Belo e a duquesa voltaram e como os barris já estivessem na praia e os barcos também, foi encher os tonéis com o ouro.
Postos em fileiras, o príncipe sacudia a rosa e, um a um ficaram atestados. Depois o príncipe de propósito, sacudiu a rosa algumas vezes sobre os marinheiros e soldados dos barcos que encheram as algibeiras com moedas novinhas em folha.
Daí a pouco os barcos partiram e quando ia largar o último, o rei, aproveitando um instante em que o príncipe Belo conversava com o ministro, aproximou-se traiçoeiramente por trás da duquesa.
O ministro procurava convencer Belo de que deveria aceitar a cora. Se ele quisesse Feio seria preso.
Ia o príncipe responder quando o rei, com um gesto rápido, enlaçou a cintura da duquesa e atirou-lhe com ela de3ntro do último barco e mandou remar para fora.
Ao grito de horror da duquesa sucederam os de Belo e do ministro. A barca, vigorosamente remada, ia se distanciando.
Nisto uma grande ave surgiu nos ares e baixou o vôo como uma seta sobre o rei Feio, suspendeu-o com as garras enormes e subiu; ao esvoaçar sobre a ilha deixou cair a coroa aos pés de Belo e desapareceu ao longe.
No mesmo instante uma criatura linda irrompeu de uma moita de arbustos floridos.
— Prometi e cumpri a promessa; não te lembras da fada Ventura?
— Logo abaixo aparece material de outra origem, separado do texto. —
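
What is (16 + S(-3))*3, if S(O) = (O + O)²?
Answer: 156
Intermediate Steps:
S(O) = 4*O² (S(O) = (2*O)² = 4*O²)
(16 + S(-3))*3 = (16 + 4*(-3)²)*3 = (16 + 4*9)*3 = (16 + 36)*3 = 52*3 = 156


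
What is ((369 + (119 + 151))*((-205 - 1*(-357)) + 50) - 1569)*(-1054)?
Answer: -134394486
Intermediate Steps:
((369 + (119 + 151))*((-205 - 1*(-357)) + 50) - 1569)*(-1054) = ((369 + 270)*((-205 + 357) + 50) - 1569)*(-1054) = (639*(152 + 50) - 1569)*(-1054) = (639*202 - 1569)*(-1054) = (129078 - 1569)*(-1054) = 127509*(-1054) = -134394486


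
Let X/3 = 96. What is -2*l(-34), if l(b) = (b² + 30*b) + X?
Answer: -848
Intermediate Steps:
X = 288 (X = 3*96 = 288)
l(b) = 288 + b² + 30*b (l(b) = (b² + 30*b) + 288 = 288 + b² + 30*b)
-2*l(-34) = -2*(288 + (-34)² + 30*(-34)) = -2*(288 + 1156 - 1020) = -2*424 = -848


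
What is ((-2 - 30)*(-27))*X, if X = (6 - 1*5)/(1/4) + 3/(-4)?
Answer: 2808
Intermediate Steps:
X = 13/4 (X = (6 - 5)/(¼) + 3*(-¼) = 1*4 - ¾ = 4 - ¾ = 13/4 ≈ 3.2500)
((-2 - 30)*(-27))*X = ((-2 - 30)*(-27))*(13/4) = -32*(-27)*(13/4) = 864*(13/4) = 2808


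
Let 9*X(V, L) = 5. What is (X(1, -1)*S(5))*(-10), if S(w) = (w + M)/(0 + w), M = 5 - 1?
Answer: -10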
Adeus!
Belo e o ministro correram, mas já a linda visão se evaporava; o ministro apanhou a coroa e a pôs na cabeça do príncipe, dizendo, alegre:
— Tinha de ser vossa!
Nisto a duquesa fizera voltar o barco cujos marinheiros comentavam o estranho desaparecimento do rei.
A volta foi festiva e imponente; houve muitas festas e o rei e a rainha foram felizes.
O ministro foi nomeado duque e do rei Feio nunca mais se soube; dizia o povo que ele estava no inferno...
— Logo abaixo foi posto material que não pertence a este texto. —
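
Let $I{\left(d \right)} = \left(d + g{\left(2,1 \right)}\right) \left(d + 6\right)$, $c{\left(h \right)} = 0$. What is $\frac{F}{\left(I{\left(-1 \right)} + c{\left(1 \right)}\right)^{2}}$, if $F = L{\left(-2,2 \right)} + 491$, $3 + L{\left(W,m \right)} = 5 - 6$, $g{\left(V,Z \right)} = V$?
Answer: $\frac{487}{25} \approx 19.48$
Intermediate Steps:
$L{\left(W,m \right)} = -4$ ($L{\left(W,m \right)} = -3 + \left(5 - 6\right) = -3 - 1 = -4$)
$F = 487$ ($F = -4 + 491 = 487$)
$I{\left(d \right)} = \left(2 + d\right) \left(6 + d\right)$ ($I{\left(d \right)} = \left(d + 2\right) \left(d + 6\right) = \left(2 + d\right) \left(6 + d\right)$)
$\frac{F}{\left(I{\left(-1 \right)} + c{\left(1 \right)}\right)^{2}} = \frac{487}{\left(\left(12 + \left(-1\right)^{2} + 8 \left(-1\right)\right) + 0\right)^{2}} = \frac{487}{\left(\left(12 + 1 - 8\right) + 0\right)^{2}} = \frac{487}{\left(5 + 0\right)^{2}} = \frac{487}{5^{2}} = \frac{487}{25}$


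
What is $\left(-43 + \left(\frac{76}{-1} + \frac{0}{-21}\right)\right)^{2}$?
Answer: $14161$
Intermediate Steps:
$\left(-43 + \left(\frac{76}{-1} + \frac{0}{-21}\right)\right)^{2} = \left(-43 + \left(76 \left(-1\right) + 0 \left(- \frac{1}{21}\right)\right)\right)^{2} = \left(-43 + \left(-76 + 0\right)\right)^{2} = \left(-43 - 76\right)^{2} = \left(-119\right)^{2} = 14161$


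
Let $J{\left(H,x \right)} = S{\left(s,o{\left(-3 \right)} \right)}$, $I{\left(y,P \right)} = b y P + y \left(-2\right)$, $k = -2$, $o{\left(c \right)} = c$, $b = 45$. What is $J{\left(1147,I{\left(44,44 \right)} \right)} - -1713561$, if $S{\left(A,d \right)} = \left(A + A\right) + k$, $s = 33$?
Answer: $1713625$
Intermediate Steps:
$I{\left(y,P \right)} = - 2 y + 45 P y$ ($I{\left(y,P \right)} = 45 y P + y \left(-2\right) = 45 P y - 2 y = - 2 y + 45 P y$)
$S{\left(A,d \right)} = -2 + 2 A$ ($S{\left(A,d \right)} = \left(A + A\right) - 2 = 2 A - 2 = -2 + 2 A$)
$J{\left(H,x \right)} = 64$ ($J{\left(H,x \right)} = -2 + 2 \cdot 33 = -2 + 66 = 64$)
$J{\left(1147,I{\left(44,44 \right)} \right)} - -1713561 = 64 - -1713561 = 64 + 1713561 = 1713625$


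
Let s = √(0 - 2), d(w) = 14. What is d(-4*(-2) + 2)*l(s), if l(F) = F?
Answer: 14*I*√2 ≈ 19.799*I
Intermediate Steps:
s = I*√2 (s = √(-2) = I*√2 ≈ 1.4142*I)
d(-4*(-2) + 2)*l(s) = 14*(I*√2) = 14*I*√2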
O título do livro é A ÁRVORE DE NATAL.
O nome do autor não foi possível identificar, mas na parte da capa que resta aparece um nome Tycho Brahe.
A editora é LIVRARIA QUARESMA, Rio de Janeiro, 1959.

O livro inicia-se com

AO LEITOR.

Mais um livro de histórias é hoje oferecido às crianças brasileira.
A ÁRVORE DE NATAL ou TESOURO MARAVILHOSO DE PAPAI NOEL, revela mais uma vez ao bom público que nos tem protegido e amparado com sua benevolência, o progresso que temos incutido à nossa Biblioteca Infantil que é a única no Brasil.
O presente volume que foi confiado a reconhecido e autorizado escritos, contém muitas histórias originais e várias adaptações de novelas de mestres como Shakespeare, Tolstoi, Perrault, La Fontaine, etc. ... Não são a repetição do que já temos publicado ou mesmo parodiado, mas sim trabalhos coligidos de maneira que a ficção, sempre imaginosa, ande a par com o fim de todo o livro infantil: deleitar, instruindo.
Tais contos, como agora damos à luz da publicidade, são um precioso elemento de educação doméstica, pois, como diz La Fontaine: “ Quem não acha um prazer extremo em ouvir histórias mesmo inverossímeis?” São uma formosa coletânea que agradará a nossos leitores e principalmente aos seus filhos e que virá demonstrar nosso constante empenho de ser útil e agradável às crianças que falam a nossa bela língua portuguesa.